Now we in the US are being coerced into accepting that men can be lesbians. That castrating children is medical care. That sex stereotypes are carved in granite as “gender” while sex itself is sculpted in ice. That being male or female is “fluid” while your ideas about yourself are your very existence.

Well, the world is heating up. How solid is the ground under your feet (and how deep is the water)? We shall see.

It’s only temporary….

March 2, 2023

So I’ve been busy since the start of the year getting ready for my social work license renewal.

I haven’t been practicing in the field for a few years, so there’s lots of catch up to do. I don’t mind the continuing education, as far as it goes, but it is keeping me from my writing and keeping me inside quite a bit.

Fortunately, it’s been a terrible year for outdoor activities, swinging from bitter cold to rain and back again for many weeks. This is the kind of weather I grew up with in Ohio, and it makes even an outdoor winter person want to stay indoors. So I’m not missing too much. If you HAVE to do 101 continuing education hours in five months, on top of your job, this is the time to do it.

The job is very part time, so I’m not working and studying all the time. But there’s only so much time I can spend in front of the computer, with my pain issues, so the writing is taking a back seat. Temporarily.

The Train

February 17, 2023

I feel like I should say something about the toxic chemical spill from the train derailment in East Palestine, Ohio, but I don’t know what to say. Is it bad or is it really bad or is it really really bad? The reports of people in the area continue to be at variance to what public officials are saying.

On February 3rd, during the night, a train carrying vinyl chloride and other chemicals derailed, causing a toxic spill in a rural area of northeastern Ohio. People within a mile of the derailment were evacuated immediately. Then a few days later, the evacuation area was three miles.

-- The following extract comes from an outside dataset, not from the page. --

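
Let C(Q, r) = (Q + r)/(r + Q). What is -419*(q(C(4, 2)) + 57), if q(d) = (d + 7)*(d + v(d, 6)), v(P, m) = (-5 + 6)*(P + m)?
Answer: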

Toxic gases were intentionally released into the air soon after the spill, and a few days later a “controlled burn” of the chemicals was executed. This released a mushroom cloud of toxins. The purported justification of the burn was to avoid an explosion. Now some have suggested that it was done to open the railroad as soon as possible.

Two days after the burn, residents were told they could return home, with local officials warning them not to drink the water for a day. They returned to an apocalyptic landscape, with thousands of dead fish in the water. The fumes burned their throats and their stock animals were sick or dying or dead. Wildlife also died, and the birds left. Residents were told a few days later that the water was safe to drink and no chemicals were detected in the air. But the smell, the dead animals, and the nausea they experienced have made the public mistrusting of officials.

While sympathies go out to the communities near East Palestine, the proximity of the spill to the Ohio River is the bigger concern. Vinyl Chloride is a chemical that takes a very very very long time to degrade. Like, not in your or my lifetime. How this will affect the health and ecology of Ohio, Pennsylvania, West Virginia, Kentucky, and Indiana is unknown. The biggest unknown is what chemicals exactly were released during the burn.

Ohio Governor Mike DeWine, the Biden administration, the EPA, and the corporate media offer reassurances that the area of the spill is safe and so is the Ohio River watershed. The reports of people on the ground, including journalists who have traveled to the area, differ.